Bioperl has some nice modules to handle EMBOSS alignment formats, but we’ll stick with the kind of dirty, nasty Perl one writes when first starting out in bioinformatics. This code pulls out, from each alignment, the pair of PDB IDs, length, identity and number of gaps. If identity = (length – 1) / length, it prints out that information. Remember that a gap could create the difference of one amino acid. Also, there’s a check using a hash key to get rid of the duplicate pairs; i.e. if we’ve already seen pair A-B, we don’t print pair B-A.

#!/usr/bin/perl -w 

use strict;
my $file = shift;
my @vals;
my %pairs;

open IN, $file;
while(<IN>) {
    chomp;
    if(/^#\s+1:\s+(.*?)$/) {
	$vals[0] = $1;
    }
    if(/^#\s+2:\s+(.*?)$/) {
	$vals[1] = $1;
	$pairs{$vals[1].$vals[0]} += 1;
    }
    if(/^#\s+Length:\s+(.*?)$/) {
	$vals[2] = $1;
    }
    if(/^#\s+Identity:\s+(\d+)\/.*?$/) {
	$vals[3] = $1;
    }
    if(/^#\s+Gaps:\s+(\d+)\/.*?$/) {
	$vals[4] = $1;
    }
    if($#vals == 4) {
	if($vals[2] - $vals[3] == 1) {
	    unless(exists $pairs{$vals[0].$vals[1]}) {
		print join(",", @vals), "\n";
	    }
	}
	@vals = ();
    }
}
close IN;

We can run that over all alignment files:

find ./ -name "*.aln" -exec ./aln.pl {} > oneaa.csv \;

Are we there yet?

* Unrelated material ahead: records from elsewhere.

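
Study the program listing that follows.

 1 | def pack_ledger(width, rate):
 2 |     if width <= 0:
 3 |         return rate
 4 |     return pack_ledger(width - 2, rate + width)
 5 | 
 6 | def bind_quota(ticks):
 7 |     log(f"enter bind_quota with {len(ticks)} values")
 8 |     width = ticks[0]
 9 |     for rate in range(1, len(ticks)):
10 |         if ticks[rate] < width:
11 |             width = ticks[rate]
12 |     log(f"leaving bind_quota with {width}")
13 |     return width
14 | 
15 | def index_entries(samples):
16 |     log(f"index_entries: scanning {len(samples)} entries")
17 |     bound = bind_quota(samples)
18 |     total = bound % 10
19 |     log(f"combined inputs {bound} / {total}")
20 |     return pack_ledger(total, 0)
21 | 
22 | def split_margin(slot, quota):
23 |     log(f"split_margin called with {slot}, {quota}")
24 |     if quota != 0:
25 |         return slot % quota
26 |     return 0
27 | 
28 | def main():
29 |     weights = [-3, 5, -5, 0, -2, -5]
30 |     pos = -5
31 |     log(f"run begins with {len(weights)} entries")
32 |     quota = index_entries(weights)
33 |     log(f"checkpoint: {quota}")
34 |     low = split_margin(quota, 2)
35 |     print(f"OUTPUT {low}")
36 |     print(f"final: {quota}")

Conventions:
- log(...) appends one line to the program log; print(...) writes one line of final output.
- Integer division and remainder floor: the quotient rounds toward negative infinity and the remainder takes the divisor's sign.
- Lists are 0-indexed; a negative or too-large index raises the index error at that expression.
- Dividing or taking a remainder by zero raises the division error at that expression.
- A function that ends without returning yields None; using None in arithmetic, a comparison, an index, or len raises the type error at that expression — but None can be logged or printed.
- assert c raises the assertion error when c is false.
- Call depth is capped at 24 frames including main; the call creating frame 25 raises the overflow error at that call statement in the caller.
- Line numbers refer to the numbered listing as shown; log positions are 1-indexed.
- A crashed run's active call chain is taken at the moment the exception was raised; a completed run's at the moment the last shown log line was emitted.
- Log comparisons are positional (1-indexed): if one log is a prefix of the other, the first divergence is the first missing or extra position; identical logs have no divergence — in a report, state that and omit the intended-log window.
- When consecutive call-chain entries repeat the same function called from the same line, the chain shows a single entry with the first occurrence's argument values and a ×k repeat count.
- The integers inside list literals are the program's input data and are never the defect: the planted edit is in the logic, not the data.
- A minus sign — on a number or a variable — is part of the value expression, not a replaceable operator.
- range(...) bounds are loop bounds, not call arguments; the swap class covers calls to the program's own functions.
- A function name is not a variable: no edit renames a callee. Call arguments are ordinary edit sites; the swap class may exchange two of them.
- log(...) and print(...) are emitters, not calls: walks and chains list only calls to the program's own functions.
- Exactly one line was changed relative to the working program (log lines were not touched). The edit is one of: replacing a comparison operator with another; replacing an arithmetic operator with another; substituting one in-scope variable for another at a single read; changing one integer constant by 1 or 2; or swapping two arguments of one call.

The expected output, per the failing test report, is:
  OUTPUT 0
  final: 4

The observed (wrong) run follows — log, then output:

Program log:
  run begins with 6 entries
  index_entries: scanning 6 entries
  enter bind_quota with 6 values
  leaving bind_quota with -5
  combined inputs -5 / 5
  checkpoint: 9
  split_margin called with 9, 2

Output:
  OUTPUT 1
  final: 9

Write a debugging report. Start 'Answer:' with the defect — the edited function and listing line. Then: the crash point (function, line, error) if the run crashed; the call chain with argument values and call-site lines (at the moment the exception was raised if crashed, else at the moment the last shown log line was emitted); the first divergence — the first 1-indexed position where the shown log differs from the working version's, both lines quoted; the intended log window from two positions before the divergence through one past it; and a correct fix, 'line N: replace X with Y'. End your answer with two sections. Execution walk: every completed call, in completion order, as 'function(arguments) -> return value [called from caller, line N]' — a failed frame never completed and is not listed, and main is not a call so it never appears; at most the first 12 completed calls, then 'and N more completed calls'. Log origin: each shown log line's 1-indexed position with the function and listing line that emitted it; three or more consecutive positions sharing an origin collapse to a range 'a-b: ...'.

Answer: the defect is in index_entries at line 18.
Key observation: Everything matches until log position 5, which reads 'combined inputs -5 / 5' in place of 'combined inputs -5 / 3'.
Call chain: main -> split_margin(9, 2) (called at line 34).
First divergence: position 5 — the shown line 'combined inputs -5 / 5' should read 'combined inputs -5 / 3'.
Intended log window:
  3: enter bind_quota with 6 values
  4: leaving bind_quota with -5
  5: combined inputs -5 / 3
  6: checkpoint: 4
Execution walk:
  bind_quota([-3, 5, -5, 0, -2, -5]) -> -5  [called from index_entries, line 17]
  pack_ledger(-1, 9) -> 9  [called from pack_ledger, line 4]
  pack_ledger(1, 8) -> 9  [called from pack_ledger, line 4]
  pack_ledger(3, 5) -> 9  [called from pack_ledger, line 4]
  pack_ledger(5, 0) -> 9  [called from index_entries, line 20]
  index_entries([-3, 5, -5, 0, -2, -5]) -> 9  [called from main, line 32]
  split_margin(9, 2) -> 1  [called from main, line 34]
Log origins:
  1: emitted by main (line 31)
  2: emitted by index_entries (line 16)
  3: emitted by bind_quota (line 7)
  4: emitted by bind_quota (line 12)
  5: emitted by index_entries (line 19)
  6: emitted by main (line 33)
  7: emitted by split_margin (line 23)
A correct fix: line 18: replace `10` with `8`.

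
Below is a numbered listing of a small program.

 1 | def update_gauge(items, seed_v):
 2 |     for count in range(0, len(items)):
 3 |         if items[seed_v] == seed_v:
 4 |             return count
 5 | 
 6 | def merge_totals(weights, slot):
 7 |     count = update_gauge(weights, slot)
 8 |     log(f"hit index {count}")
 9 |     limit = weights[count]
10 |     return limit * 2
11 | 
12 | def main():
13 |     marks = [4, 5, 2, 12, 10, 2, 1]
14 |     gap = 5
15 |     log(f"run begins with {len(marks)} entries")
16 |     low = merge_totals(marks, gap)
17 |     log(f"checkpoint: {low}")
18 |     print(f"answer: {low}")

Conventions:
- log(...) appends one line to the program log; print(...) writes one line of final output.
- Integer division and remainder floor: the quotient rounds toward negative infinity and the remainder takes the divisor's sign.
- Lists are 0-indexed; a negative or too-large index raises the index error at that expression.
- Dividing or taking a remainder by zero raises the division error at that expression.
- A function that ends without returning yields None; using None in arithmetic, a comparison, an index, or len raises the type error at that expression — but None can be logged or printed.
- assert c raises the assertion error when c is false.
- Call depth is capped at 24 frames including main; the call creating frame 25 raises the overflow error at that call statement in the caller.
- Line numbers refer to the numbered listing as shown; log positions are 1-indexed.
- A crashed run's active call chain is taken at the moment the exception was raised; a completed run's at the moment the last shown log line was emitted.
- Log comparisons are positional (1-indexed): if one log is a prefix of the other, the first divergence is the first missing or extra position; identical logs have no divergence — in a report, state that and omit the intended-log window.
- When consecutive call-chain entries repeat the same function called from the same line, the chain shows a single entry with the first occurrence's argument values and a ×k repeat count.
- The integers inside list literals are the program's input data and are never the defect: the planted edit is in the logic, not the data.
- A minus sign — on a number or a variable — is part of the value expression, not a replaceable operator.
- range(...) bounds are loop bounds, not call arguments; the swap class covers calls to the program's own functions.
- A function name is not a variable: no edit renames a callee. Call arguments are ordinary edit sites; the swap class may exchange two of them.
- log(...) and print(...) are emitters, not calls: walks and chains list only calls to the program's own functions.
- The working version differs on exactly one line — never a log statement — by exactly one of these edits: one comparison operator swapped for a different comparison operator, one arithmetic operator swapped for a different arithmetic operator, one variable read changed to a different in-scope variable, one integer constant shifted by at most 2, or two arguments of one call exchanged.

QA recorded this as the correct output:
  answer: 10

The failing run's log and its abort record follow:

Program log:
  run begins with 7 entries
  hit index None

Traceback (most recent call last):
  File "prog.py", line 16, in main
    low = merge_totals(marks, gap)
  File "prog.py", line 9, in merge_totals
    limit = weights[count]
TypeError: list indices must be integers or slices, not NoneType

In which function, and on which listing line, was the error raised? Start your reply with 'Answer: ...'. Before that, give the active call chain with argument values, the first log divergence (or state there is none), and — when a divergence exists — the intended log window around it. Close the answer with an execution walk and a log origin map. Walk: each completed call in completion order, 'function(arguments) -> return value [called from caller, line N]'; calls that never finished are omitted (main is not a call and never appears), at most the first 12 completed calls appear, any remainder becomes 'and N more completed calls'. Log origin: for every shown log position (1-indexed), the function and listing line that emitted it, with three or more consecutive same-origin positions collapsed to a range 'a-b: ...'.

Answer: the error was raised in merge_totals, line 9.
Key observation: Everything matches until log position 2, which reads 'hit index None' in place of 'hit index 1'.
Call chain: main -> merge_totals([4, 5, 2, 12, 10, 2, 1], 5) (called at line 16).
First divergence: position 2 — shown 'hit index None', intended 'hit index 1'.
Intended log window:
  1: run begins with 7 entries
  2: hit index 1
  3: checkpoint: 10
Execution walk:
  update_gauge([4, 5, 2, 12, 10, 2, 1], 5) -> None  [called from merge_totals, line 7]
Log line origins:
  1: from main, line 15
  2: from merge_totals, line 8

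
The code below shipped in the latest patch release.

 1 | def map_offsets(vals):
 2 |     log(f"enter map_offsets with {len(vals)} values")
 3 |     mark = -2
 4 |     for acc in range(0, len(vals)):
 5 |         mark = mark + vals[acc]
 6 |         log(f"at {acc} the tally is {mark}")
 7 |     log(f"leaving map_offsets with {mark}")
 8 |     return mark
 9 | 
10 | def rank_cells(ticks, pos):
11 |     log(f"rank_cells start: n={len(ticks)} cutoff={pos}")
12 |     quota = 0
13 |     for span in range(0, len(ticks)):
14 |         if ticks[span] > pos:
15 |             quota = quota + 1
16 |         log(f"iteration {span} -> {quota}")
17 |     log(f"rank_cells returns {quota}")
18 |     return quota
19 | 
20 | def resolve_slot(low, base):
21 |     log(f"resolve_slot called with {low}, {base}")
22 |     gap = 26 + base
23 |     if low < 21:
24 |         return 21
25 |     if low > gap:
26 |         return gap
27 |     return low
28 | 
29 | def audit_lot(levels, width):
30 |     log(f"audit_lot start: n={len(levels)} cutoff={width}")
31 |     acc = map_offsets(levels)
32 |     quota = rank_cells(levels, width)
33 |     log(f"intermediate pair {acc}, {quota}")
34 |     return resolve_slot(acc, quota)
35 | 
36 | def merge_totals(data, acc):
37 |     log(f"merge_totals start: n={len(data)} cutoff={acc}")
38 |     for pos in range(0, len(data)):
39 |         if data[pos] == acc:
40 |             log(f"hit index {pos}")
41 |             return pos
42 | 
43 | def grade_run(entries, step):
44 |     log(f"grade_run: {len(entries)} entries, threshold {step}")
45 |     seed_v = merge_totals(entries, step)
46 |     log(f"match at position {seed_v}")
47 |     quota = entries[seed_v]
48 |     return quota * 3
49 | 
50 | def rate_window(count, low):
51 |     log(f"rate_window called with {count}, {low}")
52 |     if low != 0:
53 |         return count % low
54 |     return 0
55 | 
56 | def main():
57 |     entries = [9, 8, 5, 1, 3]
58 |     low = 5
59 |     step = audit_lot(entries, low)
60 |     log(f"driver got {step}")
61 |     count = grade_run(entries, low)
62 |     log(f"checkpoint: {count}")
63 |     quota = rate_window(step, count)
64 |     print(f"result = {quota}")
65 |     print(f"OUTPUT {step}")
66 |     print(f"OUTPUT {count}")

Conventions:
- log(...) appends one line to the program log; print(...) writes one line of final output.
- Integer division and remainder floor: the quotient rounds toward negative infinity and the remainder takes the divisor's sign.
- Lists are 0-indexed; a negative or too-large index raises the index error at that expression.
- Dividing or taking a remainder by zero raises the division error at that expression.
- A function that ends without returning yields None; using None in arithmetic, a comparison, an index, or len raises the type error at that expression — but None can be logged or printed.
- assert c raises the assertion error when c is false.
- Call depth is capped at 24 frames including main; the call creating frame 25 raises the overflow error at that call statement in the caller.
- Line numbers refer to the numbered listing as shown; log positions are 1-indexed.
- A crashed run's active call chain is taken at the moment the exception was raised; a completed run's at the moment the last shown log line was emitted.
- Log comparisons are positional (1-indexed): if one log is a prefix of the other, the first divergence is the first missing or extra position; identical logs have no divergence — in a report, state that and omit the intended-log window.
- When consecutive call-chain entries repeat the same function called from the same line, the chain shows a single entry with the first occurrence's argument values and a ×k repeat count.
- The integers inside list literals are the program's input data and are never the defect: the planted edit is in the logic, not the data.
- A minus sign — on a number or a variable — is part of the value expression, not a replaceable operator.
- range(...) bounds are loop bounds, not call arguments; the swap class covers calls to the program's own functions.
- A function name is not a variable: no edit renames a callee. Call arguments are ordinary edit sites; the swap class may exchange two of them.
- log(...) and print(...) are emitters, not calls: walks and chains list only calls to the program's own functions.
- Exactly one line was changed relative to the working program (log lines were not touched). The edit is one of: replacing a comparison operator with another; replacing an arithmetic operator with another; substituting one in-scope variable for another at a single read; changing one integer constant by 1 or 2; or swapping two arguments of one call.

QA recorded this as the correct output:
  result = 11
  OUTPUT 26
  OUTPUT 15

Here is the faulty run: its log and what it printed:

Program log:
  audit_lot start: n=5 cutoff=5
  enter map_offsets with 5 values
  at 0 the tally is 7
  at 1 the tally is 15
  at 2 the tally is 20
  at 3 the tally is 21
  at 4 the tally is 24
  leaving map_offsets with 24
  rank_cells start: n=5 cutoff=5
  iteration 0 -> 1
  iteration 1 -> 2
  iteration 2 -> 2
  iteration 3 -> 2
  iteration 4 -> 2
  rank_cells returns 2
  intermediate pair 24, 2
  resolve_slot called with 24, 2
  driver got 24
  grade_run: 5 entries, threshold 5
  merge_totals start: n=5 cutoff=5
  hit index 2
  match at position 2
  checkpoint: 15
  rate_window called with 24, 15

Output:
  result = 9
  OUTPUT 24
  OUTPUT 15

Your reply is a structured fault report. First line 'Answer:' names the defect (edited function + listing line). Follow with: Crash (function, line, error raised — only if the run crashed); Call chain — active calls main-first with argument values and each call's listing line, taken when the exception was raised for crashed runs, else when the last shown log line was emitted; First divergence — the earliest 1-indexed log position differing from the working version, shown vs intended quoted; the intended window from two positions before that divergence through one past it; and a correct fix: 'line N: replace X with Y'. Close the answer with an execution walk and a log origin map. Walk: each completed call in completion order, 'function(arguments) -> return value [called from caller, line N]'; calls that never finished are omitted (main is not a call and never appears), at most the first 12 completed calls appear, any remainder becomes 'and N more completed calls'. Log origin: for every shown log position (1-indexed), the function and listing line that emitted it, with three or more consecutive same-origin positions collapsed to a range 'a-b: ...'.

Answer: the defect is in map_offsets at line 3.
Core observation: Position 3 is the first bad log line: 'at 0 the tally is 7' should read 'at 0 the tally is 9'.
Call chain: main -> rate_window(24, 15) (called at line 63).
First divergence: position 3 — the shown line 'at 0 the tally is 7' should read 'at 0 the tally is 9'.
Intended log window:
  1: audit_lot start: n=5 cutoff=5
  2: enter map_offsets with 5 values
  3: at 0 the tally is 9
  4: at 1 the tally is 17
Execution walk:
  map_offsets([9, 8, 5, 1, 3]) -> 24  [called from audit_lot, line 31]
  rank_cells([9, 8, 5, 1, 3], 5) -> 2  [called from audit_lot, line 32]
  resolve_slot(24, 2) -> 24  [called from audit_lot, line 34]
  audit_lot([9, 8, 5, 1, 3], 5) -> 24  [called from main, line 59]
  merge_totals([9, 8, 5, 1, 3], 5) -> 2  [called from grade_run, line 45]
  grade_run([9, 8, 5, 1, 3], 5) -> 15  [called from main, line 61]
  rate_window(24, 15) -> 9  [called from main, line 63]
Log origin:
  1: from audit_lot, line 30
  2: from map_offsets, line 2
  3-7: from map_offsets, line 6
  8: from map_offsets, line 7
  9: from rank_cells, line 11
  10-14: from rank_cells, line 16
  15: from rank_cells, line 17
  16: from audit_lot, line 33
  17: from resolve_slot, line 21
  18: from main, line 60
  19: from grade_run, line 44
  20: from merge_totals, line 37
  21: from merge_totals, line 40
  22: from grade_run, line 46
  23: from main, line 62
  24: from rate_window, line 51
A correct fix: line 3: replace `-2` with `0`.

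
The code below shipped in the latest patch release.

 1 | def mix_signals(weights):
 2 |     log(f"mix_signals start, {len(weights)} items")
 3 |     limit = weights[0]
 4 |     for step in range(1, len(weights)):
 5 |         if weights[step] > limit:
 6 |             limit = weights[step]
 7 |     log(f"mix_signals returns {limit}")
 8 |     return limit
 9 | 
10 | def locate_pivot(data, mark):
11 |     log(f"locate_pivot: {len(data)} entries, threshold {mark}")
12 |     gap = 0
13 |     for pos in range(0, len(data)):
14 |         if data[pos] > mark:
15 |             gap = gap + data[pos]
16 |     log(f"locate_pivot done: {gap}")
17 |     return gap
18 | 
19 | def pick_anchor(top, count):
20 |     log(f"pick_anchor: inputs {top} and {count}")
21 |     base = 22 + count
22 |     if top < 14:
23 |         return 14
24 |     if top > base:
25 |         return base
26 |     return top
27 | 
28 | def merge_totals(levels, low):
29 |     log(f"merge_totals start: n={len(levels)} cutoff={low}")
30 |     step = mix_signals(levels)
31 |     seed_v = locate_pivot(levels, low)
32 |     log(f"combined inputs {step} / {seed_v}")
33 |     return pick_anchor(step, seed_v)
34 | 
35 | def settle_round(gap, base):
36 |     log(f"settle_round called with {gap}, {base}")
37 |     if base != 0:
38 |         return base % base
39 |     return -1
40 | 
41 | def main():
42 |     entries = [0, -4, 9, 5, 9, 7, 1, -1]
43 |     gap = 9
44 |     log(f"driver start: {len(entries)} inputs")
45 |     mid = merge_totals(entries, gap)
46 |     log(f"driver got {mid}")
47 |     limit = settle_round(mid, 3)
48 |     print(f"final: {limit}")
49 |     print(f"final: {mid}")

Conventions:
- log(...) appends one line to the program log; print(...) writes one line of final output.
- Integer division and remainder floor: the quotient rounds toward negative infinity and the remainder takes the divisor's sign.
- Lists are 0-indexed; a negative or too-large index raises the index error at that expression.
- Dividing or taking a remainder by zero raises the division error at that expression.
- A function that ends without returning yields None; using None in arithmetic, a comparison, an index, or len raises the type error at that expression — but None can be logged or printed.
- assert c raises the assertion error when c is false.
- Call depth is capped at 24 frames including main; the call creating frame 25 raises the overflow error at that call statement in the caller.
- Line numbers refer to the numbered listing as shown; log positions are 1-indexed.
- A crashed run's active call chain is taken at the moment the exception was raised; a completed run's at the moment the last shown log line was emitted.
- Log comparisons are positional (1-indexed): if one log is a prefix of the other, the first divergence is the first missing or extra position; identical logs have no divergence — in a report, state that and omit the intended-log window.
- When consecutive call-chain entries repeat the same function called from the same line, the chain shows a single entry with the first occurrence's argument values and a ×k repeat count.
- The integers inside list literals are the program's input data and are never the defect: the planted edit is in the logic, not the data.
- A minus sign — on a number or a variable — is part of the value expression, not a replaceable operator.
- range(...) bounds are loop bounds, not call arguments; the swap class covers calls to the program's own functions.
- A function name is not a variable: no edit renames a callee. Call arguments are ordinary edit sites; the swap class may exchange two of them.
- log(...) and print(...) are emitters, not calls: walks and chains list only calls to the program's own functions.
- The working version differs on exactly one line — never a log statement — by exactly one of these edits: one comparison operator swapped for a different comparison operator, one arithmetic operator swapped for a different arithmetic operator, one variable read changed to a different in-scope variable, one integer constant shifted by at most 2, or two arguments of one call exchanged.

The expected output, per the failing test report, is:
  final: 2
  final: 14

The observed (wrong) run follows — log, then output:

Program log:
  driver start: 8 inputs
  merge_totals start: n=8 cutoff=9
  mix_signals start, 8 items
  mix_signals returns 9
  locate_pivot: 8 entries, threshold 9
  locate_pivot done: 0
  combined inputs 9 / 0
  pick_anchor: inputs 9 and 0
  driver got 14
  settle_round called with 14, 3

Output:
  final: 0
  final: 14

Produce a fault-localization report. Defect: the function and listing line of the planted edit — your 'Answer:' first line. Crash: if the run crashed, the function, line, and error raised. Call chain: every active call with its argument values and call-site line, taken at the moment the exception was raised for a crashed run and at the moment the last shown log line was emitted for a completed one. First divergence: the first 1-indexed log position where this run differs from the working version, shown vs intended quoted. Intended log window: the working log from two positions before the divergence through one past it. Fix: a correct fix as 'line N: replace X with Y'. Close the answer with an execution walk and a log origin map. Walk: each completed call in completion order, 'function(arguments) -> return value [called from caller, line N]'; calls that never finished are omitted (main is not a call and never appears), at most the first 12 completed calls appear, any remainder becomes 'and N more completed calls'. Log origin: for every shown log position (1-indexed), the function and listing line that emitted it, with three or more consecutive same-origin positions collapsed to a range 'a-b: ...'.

Answer: the defect is in settle_round at line 38.
Key observation: Every logged value matches the working version; the printed result is what differs.
Call chain: main -> settle_round(14, 3) (called at line 47).
First divergence: none; the two logs match at every position.
Execution walk:
  mix_signals([0, -4, 9, 5, 9, 7, 1, -1]) -> 9  [called from merge_totals, line 30]
  locate_pivot([0, -4, 9, 5, 9, 7, 1, -1], 9) -> 0  [called from merge_totals, line 31]
  pick_anchor(9, 0) -> 14  [called from merge_totals, line 33]
  merge_totals([0, -4, 9, 5, 9, 7, 1, -1], 9) -> 14  [called from main, line 45]
  settle_round(14, 3) -> 0  [called from main, line 47]
Log origin:
  1 — main, line 44
  2 — merge_totals, line 29
  3 — mix_signals, line 2
  4 — mix_signals, line 7
  5 — locate_pivot, line 11
  6 — locate_pivot, line 16
  7 — merge_totals, line 32
  8 — pick_anchor, line 20
  9 — main, line 46
  10 — settle_round, line 36
A correct fix: line 38: replace `base % base` with `gap % base`.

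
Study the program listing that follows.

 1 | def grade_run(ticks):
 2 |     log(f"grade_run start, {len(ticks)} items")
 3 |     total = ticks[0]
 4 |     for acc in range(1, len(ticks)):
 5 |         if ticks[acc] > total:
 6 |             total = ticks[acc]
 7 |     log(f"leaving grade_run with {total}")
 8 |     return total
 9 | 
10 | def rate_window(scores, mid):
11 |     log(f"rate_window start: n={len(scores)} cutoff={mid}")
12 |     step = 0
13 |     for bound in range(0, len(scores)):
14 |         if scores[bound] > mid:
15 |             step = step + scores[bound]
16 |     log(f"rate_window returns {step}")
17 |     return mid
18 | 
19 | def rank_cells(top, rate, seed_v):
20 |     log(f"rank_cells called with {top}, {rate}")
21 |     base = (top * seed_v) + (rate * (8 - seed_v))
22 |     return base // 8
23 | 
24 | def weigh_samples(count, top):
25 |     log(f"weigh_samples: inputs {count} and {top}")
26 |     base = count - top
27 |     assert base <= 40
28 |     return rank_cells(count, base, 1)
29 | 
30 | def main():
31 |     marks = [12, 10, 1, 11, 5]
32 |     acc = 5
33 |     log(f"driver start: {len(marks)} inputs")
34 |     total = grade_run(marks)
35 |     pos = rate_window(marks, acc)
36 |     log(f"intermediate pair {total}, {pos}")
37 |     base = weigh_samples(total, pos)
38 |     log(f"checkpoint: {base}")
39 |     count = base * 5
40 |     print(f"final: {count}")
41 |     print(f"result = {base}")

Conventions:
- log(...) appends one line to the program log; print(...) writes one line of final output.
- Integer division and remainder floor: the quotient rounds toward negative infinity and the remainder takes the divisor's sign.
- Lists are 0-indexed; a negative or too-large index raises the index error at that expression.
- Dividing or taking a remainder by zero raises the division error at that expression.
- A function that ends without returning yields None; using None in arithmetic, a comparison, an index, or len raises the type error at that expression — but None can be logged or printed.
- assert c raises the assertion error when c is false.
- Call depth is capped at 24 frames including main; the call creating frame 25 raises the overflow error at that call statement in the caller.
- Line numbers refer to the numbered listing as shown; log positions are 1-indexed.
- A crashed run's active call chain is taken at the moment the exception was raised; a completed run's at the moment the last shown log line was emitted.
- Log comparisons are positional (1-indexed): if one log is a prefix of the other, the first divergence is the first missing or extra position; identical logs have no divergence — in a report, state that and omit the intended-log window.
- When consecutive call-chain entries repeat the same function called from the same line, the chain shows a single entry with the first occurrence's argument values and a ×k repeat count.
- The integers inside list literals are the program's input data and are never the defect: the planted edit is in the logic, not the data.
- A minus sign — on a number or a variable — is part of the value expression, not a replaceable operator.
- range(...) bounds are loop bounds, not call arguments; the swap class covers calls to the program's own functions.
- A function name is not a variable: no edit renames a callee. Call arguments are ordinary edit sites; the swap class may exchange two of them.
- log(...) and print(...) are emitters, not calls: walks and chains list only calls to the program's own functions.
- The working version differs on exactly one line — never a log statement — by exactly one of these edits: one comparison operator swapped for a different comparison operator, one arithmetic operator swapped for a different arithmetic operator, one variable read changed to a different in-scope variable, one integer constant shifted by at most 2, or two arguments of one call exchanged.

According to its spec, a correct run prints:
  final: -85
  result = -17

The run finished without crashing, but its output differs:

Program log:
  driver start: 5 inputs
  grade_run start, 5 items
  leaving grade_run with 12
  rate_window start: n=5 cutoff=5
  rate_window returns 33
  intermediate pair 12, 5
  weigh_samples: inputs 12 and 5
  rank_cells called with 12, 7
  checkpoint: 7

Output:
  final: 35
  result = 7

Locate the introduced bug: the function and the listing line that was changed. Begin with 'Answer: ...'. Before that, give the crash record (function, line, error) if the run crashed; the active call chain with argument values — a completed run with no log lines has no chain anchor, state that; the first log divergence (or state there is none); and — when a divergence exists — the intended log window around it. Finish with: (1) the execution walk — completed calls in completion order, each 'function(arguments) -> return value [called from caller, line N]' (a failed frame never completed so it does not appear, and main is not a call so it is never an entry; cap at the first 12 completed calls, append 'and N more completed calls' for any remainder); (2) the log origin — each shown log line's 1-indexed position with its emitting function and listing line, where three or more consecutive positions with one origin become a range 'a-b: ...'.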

Arguably yes – we can “return all PDB ids to a given one that differ only by one amino acid.” Just use grep:

grep 3BES oneaa.csv 
# an example with 1 gap
# 3BESL,1HIGA,139,138,1

grep 1QT8 oneaa.csv
# an example with no gaps, 1 amino acid different
# 131LA,1QT8A,164,163,0
# 1QT4A,1QT8A,164,163,0
# 148LE,1QT8A,164,163,0
# 1QT3A,1QT8A,164,163,0
# 1C6PA,1QT8A,164,163,0

For the interested, there are currently 12 912 pairs of PDB chains that differ by 1 residue. Of those, 1 914 pairs differ due to one gap in the alignment; the rest are due to 1 amino acid change.